Why this seems to be ok for doing pull ups is beyond me. In no other exercise (expect bench press and flyes) is it ok to lift with your back curled. So why people do it for pull ups is crazy.
Tighten up your core the same way you would if you were doing a deadlift or any other lift.
Brace your trunk. Squeeze your glutes and pull the rib cage down.
Another thing is curling your legs. Yes sometimes this needs to be done a bit of you’ve a low bar and need to get your feet off the ground. But if that’s not an issue then your legs should be straight.
Again, this is one of those things that everyone does in pull ups and seems to be ok. It’s really not. They cross their ankles and bend their knees.

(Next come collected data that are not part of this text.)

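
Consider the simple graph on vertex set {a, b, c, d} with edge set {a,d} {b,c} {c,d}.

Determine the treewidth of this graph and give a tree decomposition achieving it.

Treewidth 1.
One optimal decomposition is:
Bags: B1 = {a, d}  B2 = {c, d}  B3 = {b, c}
Tree: B1–B2, B2–B3

Every bag has size at most 2, so the width is 2 − 1 = 1 and tw(G) ≤ 1. G has an edge, so its treewidth is at least 1. Hence tw(G) = 1 exactly.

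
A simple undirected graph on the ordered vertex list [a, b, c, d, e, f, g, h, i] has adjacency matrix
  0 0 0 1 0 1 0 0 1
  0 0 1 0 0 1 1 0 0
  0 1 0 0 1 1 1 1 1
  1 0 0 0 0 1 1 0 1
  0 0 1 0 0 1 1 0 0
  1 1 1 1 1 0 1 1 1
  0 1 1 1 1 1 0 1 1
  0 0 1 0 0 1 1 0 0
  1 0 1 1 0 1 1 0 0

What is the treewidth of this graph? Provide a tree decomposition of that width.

Treewidth 3.
Bags: B1 = {c, f, g, i}  B2 = {b, c, f, g}  B3 = {c, f, g, h}  B4 = {d, f, g, i}  B5 = {c, e, f, g}  B6 = {a, d, f, i}
Tree: B1–B2, B1–B3, B1–B4, B3–B5, B4–B6

Each bag holds 4 vertices, so the decomposition has width 3, which upper-bounds the treewidth. Conversely, {d, f, g, i} is a clique of size 4, and the vertices of any clique must share a bag in every tree decomposition; so some bag has ≥ 4 vertices and tw(G) ≥ 3. The upper and lower bounds meet at 3, so that is the treewidth.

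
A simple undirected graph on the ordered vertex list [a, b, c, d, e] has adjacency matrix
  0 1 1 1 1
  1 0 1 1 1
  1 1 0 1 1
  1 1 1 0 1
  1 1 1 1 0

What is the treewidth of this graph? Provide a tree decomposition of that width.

With just one bag of size 5, the width is 5 − 1 = 4, so tw(G) ≤ 4. On the other hand G contains the 5-clique {a, b, c, d, e}. A clique must lie in a single bag of any decomposition, so no decomposition can have width below 4. The upper and lower bounds meet at 4, so that is the treewidth.

Treewidth 4.
One such decomposition:
Bags: B1 = {a, b, c, d, e}
Tree: (single bag)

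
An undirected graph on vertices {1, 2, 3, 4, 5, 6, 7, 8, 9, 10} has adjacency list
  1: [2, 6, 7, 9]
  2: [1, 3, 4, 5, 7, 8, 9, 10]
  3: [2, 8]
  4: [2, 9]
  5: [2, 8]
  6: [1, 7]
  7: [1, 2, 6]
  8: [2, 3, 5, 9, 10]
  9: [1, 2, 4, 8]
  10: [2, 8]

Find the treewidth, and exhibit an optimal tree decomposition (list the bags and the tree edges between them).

Treewidth 2.
One such decomposition:
Bags: B1 = {1, 2, 9}  B2 = {1, 2, 7}  B3 = {2, 8, 9}  B4 = {2, 4, 9}  B5 = {2, 5, 8}  B6 = {2, 8, 10}  B7 = {1, 6, 7}  B8 = {2, 3, 8}
Tree: B1–B2, B1–B3, B1–B4, B3–B5, B3–B6, B2–B7, B6–B8

The largest bag has 3 vertices, giving width 2; this decomposition certifies tw(G) ≤ 2. On the other hand G contains the 3-clique {2, 8, 9}. A clique must lie in a single bag of any decomposition, so no decomposition can have width below 2. Hence tw(G) = 2 exactly.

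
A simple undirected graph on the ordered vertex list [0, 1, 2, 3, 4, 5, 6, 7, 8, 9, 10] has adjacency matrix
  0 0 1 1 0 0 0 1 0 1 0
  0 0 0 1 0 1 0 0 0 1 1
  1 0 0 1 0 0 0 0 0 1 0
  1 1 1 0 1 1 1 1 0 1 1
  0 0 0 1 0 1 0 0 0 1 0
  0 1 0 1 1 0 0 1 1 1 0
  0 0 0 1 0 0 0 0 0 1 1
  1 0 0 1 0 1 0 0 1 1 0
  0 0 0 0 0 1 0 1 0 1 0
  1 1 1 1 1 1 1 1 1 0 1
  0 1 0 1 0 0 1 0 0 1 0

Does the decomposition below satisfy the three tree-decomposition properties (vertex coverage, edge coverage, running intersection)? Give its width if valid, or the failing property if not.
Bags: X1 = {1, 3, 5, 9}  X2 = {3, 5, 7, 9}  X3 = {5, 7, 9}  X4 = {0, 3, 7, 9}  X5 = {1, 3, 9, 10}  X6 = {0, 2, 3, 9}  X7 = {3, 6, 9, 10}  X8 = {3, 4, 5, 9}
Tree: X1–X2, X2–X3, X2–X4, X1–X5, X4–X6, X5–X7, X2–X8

A tree decomposition must satisfy three properties: every vertex lies in some bag; for every edge, both endpoints lie together in some bag; and for every vertex, the bags containing it form a connected subtree. Here vertex 8 appears in no bag, so the decomposition is invalid.

No — vertex 8 appears in no bag.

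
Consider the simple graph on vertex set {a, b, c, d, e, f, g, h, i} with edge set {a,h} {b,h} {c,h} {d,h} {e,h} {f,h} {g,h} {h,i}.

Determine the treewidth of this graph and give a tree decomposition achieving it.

Treewidth 1.
One such decomposition:
Bags: B1 = {b, h}  B2 = {d, h}  B3 = {c, h}  B4 = {a, h}  B5 = {g, h}  B6 = {h, i}  B7 = {e, h}  B8 = {f, h}
Tree: B1–B2, B1–B3, B1–B4, B1–B5, B5–B6, B5–B7, B3–B8

Each bag holds 2 vertices, so the decomposition has width 1, which upper-bounds the treewidth. Since G has at least one edge (e.g. h–b), it is not an edgeless graph, so tw(G) ≥ 1. Hence tw(G) = 1 exactly.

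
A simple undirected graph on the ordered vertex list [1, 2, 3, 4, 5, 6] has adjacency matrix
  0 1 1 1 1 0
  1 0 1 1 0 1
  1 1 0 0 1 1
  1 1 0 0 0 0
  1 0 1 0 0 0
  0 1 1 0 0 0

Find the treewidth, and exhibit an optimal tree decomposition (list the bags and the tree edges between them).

Treewidth 2.
Bags: B1 = {1, 2, 3}  B2 = {2, 3, 6}  B3 = {1, 2, 4}  B4 = {1, 3, 5}
Tree: B1–B2, B1–B3, B1–B4

Every bag has size at most 3, so the width is 3 − 1 = 2 and tw(G) ≤ 2. For the lower bound, the 3 vertices {1, 2, 3} are pairwise adjacent, and any tree decomposition puts a clique entirely inside one bag — forcing width ≥ 2. Therefore the treewidth is 2.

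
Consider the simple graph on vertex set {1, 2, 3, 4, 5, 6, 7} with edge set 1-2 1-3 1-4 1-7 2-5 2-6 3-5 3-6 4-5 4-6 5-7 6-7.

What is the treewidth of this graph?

A width-3 tree decomposition is:
Bags: B1 = {1, 3, 5, 6}  B2 = {1, 4, 5, 6}  B3 = {1, 2, 5, 6}  B4 = {1, 5, 6, 7}
Tree: B1–B2, B2–B3, B3–B4
The largest bag has 4 vertices, giving width 3; this decomposition certifies tw(G) ≤ 3. For the lower bound: the 4 vertex sets {3,6}, {1,4}, {5}, {2} are disjoint, each induces a connected subgraph, and every pair is joined by at least one edge of G. Contracting each set to a single vertex therefore yields K_{4} as a minor, and since treewidth is minor-monotone, tw(G) ≥ tw(K_{4}) = 3. Combining the bounds, tw(G) = 3.

3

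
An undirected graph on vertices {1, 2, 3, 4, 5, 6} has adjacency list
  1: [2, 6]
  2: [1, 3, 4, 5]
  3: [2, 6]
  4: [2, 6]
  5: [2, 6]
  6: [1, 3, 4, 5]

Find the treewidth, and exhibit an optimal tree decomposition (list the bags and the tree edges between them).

The largest bag has 3 vertices, giving width 2; this decomposition certifies tw(G) ≤ 2. The edges 6–3–2–5–6 form a cycle, so G is not a tree and its treewidth is at least 2. Combining the bounds, tw(G) = 2.

Treewidth 2.
One such decomposition:
Bags: B1 = {2, 3, 6}  B2 = {2, 5, 6}  B3 = {2, 4, 6}  B4 = {1, 2, 6}
Tree: B1–B2, B2–B3, B3–B4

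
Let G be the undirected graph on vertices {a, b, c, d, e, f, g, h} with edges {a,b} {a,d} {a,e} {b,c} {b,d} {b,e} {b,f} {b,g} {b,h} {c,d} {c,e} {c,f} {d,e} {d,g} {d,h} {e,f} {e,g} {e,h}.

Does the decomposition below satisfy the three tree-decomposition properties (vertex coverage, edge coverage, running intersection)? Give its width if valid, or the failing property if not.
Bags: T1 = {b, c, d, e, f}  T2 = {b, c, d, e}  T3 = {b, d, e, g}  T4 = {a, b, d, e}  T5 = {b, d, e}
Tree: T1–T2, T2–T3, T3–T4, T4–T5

No — vertex h appears in no bag.

A tree decomposition must satisfy three properties: every vertex lies in some bag; for every edge, both endpoints lie together in some bag; and for every vertex, the bags containing it form a connected subtree. Here vertex h appears in no bag, so the decomposition is invalid.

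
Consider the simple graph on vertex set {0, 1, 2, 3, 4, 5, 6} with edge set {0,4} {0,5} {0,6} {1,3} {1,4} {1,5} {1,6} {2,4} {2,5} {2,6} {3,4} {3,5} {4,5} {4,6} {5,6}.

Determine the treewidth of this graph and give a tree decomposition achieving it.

Treewidth 3.
One such decomposition:
Bags: B1 = {1, 4, 5, 6}  B2 = {0, 4, 5, 6}  B3 = {2, 4, 5, 6}  B4 = {1, 3, 4, 5}
Tree: B1–B2, B2–B3, B1–B4

Every bag has size at most 4, so the width is 4 − 1 = 3 and tw(G) ≤ 3. On the other hand G contains the 4-clique {1, 3, 4, 5}. A clique must lie in a single bag of any decomposition, so no decomposition can have width below 3. Combining the bounds, tw(G) = 3.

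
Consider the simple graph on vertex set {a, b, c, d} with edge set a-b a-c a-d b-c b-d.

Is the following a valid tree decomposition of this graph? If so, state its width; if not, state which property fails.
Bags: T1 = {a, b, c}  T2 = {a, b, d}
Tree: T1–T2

Yes; width 2.

Vertex coverage: the bags together contain {a, b, c, d}, the full vertex set. Edge coverage: each edge of G has both endpoints in at least one bag. Running intersection: for every vertex, the bags containing it form a connected subtree. All three properties hold, so this is a valid tree decomposition of width max|bag| − 1 = 2, and hence tw(G) ≤ 2.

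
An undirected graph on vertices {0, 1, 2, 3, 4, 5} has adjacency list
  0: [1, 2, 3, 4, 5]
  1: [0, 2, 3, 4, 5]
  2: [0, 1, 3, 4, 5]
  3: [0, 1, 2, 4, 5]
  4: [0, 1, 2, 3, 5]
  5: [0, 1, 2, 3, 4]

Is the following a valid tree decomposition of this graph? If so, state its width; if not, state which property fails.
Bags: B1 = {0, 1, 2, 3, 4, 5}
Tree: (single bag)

Yes; width 5.

Checking the three conditions: (i) the bags cover all of {0, 1, 2, 3, 4, 5}; (ii) for each edge, some bag contains both endpoints; (iii) the bags containing any fixed vertex form a subtree. All hold, so the decomposition is valid with width 6 − 1 = 5.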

This is usually done when to stop your legs moving apart which is what can happen if you’re not strong enough to do a strict pull up. People pump their knees to towards their chest to generate some momentum.
If you set up like this you can’t squeeze your glutes like you should and set your rib cage over your pelvis which means you go into over extension. If your spine is overextended then you can’t create torque or stability in the shoulders.
So you want your legs straight and feet together. Try to point your toes if you can. Gently squeezing your feet and legs together is another way of just helping stabilise everything in you pelvis and lower body.
So you should have your core tight with your ribs positioned over your pelvis and your shoulders screwed into the back of the sockets with the armpits facing forward.
Keeping all the tension and torque, pull yourself up. Think about pulling using your lats and not your arms. Yes you’ll feel your arms work but they are the secondary muscle group. You back should be doing the pulling.
To help keep your shoulders and trunk intergraded, push your feet forward slightly to you start to pull. Don’t lose your tight core and shoulder position as your torso moves back.
You want to think about pulling your chest to the bar. Keep your neck in a neutral position. Don’t tilt it back just so your chin goes over the bar.
As you lower, nothing should change. You should still have a flat back, core engaged, glutes squeezed, neck neutral and your legs and feet together.
Really focus on control on the way down. You don’t have to go really slow. Just be in full control as you lower your starting position.
As I said at the start, pull ups are very difficult. Most people can’t do them. But there are ways that you can build up to doing them.
Obviously working the relevant muscle groups will help. The bigger and stronger they become should help with getting a pull up.
But what about the pull up itself?
One of the best ways is to use a resistance band. Attach a resistance band to the pull up bar and put the other end around your feet.
The resistance will aid in pulling you up while you maintain proper technique.
Another great method is to focus on the negative and isometric parts.
Use a box to help jump and pull yourself up to the top position. Then try to hold for a short time at the top to build that isometric strength.
Then focus on trying to lower very slowly. Maintaining good positions in the shoulders and core control yourself all the way down and then repeat.
Focusing on the negative aspect is a great way of building strength. I get clients to do the same thing if they can’t do push ups.
Adding resistance bands or focusing on the negative part of the movement is great even if you can do pull ups. If you find yourself hitting a bit of a wall in terms of reps, then these two methods will help you progress your reps if you’re stuck.
Just always remember. Form and technique above reps.